Oracle is disputing a report that claims the company has fallen to second place in the database duel.
The report, released Tuesday by
Gartner (NYSE: IT)
Dataquest, dethroned Oracle (Nasdaq: ORCL)
and awarded the database crown to IBM (NYSE: IBM)
, which allegedly
captured 34.6 percent of the market in 2001 compared with Oracle's 32 percent.
The study showed that Oracle lost 2.1 percent of total database market share in 2001. That figure is no small matter in the technology sector, where competitors often use market share statistics for promotional purposes.
Oracle Takes Off Gloves
Oracle released a statement Wednesday morning that challenged IBM and
Microsoft (Nasdaq: MSFT)
to
provide "audited numbers" to analyst firms.
"Oracle is challenging assumptions that [it] is losing market share to competitors,
given that a review of independent research and the activities of Oracle's installed base
does not support
this," Oracle chief financial officer Jeff Henley said.
Henley noted that revenue and growth data provided to industry analysts by vendors is not independently validated.
Gartner Responds
Colleen Graham, an analyst in Gartner Dataquest's software industry research group, told the E-Commerce Times that she supports the report.

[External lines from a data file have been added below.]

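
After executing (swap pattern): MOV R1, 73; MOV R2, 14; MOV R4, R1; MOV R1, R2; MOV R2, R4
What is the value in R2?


Register state trace (swap pattern):
  MOV R1, 73  → R1 = 73
  MOV R2, 14  → R2 = 14
  MOV R4, R1  → R4 = 73  (save R1)
  MOV R1, R2  → R1 = 14  (R1 gets R2's value)
  MOV R2, R4  → R2 = 73  (R2 gets saved value)
Final: R2 = 73

73


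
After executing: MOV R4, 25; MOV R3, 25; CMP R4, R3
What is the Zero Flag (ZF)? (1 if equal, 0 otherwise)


Register state trace:
  MOV R4, 25  → R4 = 25
  MOV R3, 25  → R3 = 25
  CMP R4, R3  → computes 25 - 25 = 0
  Result is zero, so values are equal
ZF = 1

1


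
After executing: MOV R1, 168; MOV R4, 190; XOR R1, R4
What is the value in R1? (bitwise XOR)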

Graham disputed Henley's claim that data provided to Gartner by vendors was not independently verified. She also asserted that identical methodology was used to examine Oracle, IBM and third-place Microsoft.
"Oracle has used the number one rating in years past as a marketing tool," she said. "They never contested the methodology before they dropped to number two."
The Informix Factor
IBM's acquisition of Informix is the only reason it took the number one spot, according to Graham. Historically, IBM and Oracle have been neck-and-neck in the database market, separated by a paltry US$30 million.
If Oracle had acquired Informix, Graham said, it would have remained atop the rankings and actually solidified its position.
"Oracle knew that this report was going to be a problem," she noted. "They have had very poor revenue numbers [for] the past few quarters, and that's certainly no secret."
IBM into the Fray
IBM spokesperson Lori Bosio told the E-Commerce Times that while Oracle's database business has declined, IBM's database revenue has grown for 20 consecutive quarters.
"Two years ago, Oracle said, 'IBM is not even a player in this space,' and we've been gaining on them aggressively since that time," Bosio said.
While Bosio agreed with Graham that the Informix acquisition has been a catalyst for IBM's growth in the database market, she said other factors are also noteworthy.
Specifically, she pointed to IBM's customer service commitment, partnering strategy, overall leadership and total cost of ownership, as well as DB2's momentum, as driving forces behind the company's newfound database dominance.
"Gartner has not changed their methodology," said Bosio, "and Oracle stood by their methodology when they were number one."
The Gartner study did note that although IBM's and Microsoft's databases gained market share compared with Oracle in all categories, Oracle's 9i software still dominated the $3 billion UNIX market in 2001.
Microsoft could not immediately be reached for comment.